Slashdot Mirror


User: Bonehead_with_skis

Bonehead_with_skis's activity in the archive.

Stories
0
Comments
1
First seen
Last seen
Profile
(view on slashdot.org)

Comments · 1

  1. Valuating IS on Creating an IS Department? · · Score: 1
    "Success" in an IT operations space means that you've avoided all the problems. And usually, IT people avoid the problems in ways that mean that management doesn't know about them. And what they don't know about, they cannot see value in.

    Allowing failures is one way to establish the value of IT operations, because that is guaranteed to get management attention, but it's the kind of attention that will only benefit your successor because clearly *you* can't handle the job.

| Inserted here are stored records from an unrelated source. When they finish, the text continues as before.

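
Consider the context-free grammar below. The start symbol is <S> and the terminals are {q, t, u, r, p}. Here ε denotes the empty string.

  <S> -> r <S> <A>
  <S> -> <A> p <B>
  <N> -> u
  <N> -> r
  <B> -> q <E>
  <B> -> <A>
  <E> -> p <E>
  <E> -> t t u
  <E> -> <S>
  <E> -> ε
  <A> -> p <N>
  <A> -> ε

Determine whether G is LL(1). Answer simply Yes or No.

No

FIRST(<S>) = {p, r}
FIRST(<N>) = {r, u}
FIRST(<B>) = {ε, p, q}
FIRST(<E>) = {ε, p, r, t}
FIRST(<A>) = {ε, p}
FOLLOW(<S>) = {$, p}
FOLLOW(<N>) = {$, p}
FOLLOW(<B>) = {$, p}
FOLLOW(<E>) = {$, p}
FOLLOW(<A>) = {$, p}
Cell M[<A>, p] receives both <A> -> p <N> and <A> -> ε — the grammar is not LL(1).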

    So you need to educate your management.

    • What can go wrong? These are the risks.
    • What happens when a risk becomes a reality? This are called impacts.
    • What are the odds of the risk becoming a reality? This is the likelihood.

    Take the list of impacts and get management to rank them. Dollar impact, or just "Very Bad/Bad/Annoying/Don't care"

    Then you take your risks and likelihoods, and you build a map. High impact, and High likelihood means something ought to be done. Low Impact, Low Likelihood, and nobody really needs to care.

    Once you've done that, you have a map that shows your current state. So now, show what you can *DO* about the high end issues. So by hiring a backup guy, you guys are covered if you get hit by a bus. By developing a disaster plan, you guys will ready for a hurricane hit, or a terrorist attack. By getting IT involved in the development/requirements process, you can get extra time to qualify technologies or select software, or you can help them understand which requirements are real, and which ones are for a mauve database, and avoid the situation last year where they wasted $50k on a package that nobody used.

    Ultimately, it's about showing non-trivial and sustained value, just like any other part of a business should be operating.

    Presenting Risk in that kind of format is a very easy way to get people to understand and accept that value, as well as giving them next steps for how to make it so. (Just make sure your map looks out over years or else you're justifying a one-time effort instead of an ongoing group.)

    Also, sometimes doing that kind of risk assessment shows that it just doesn't matter enough. At which point you can accept status quo or not.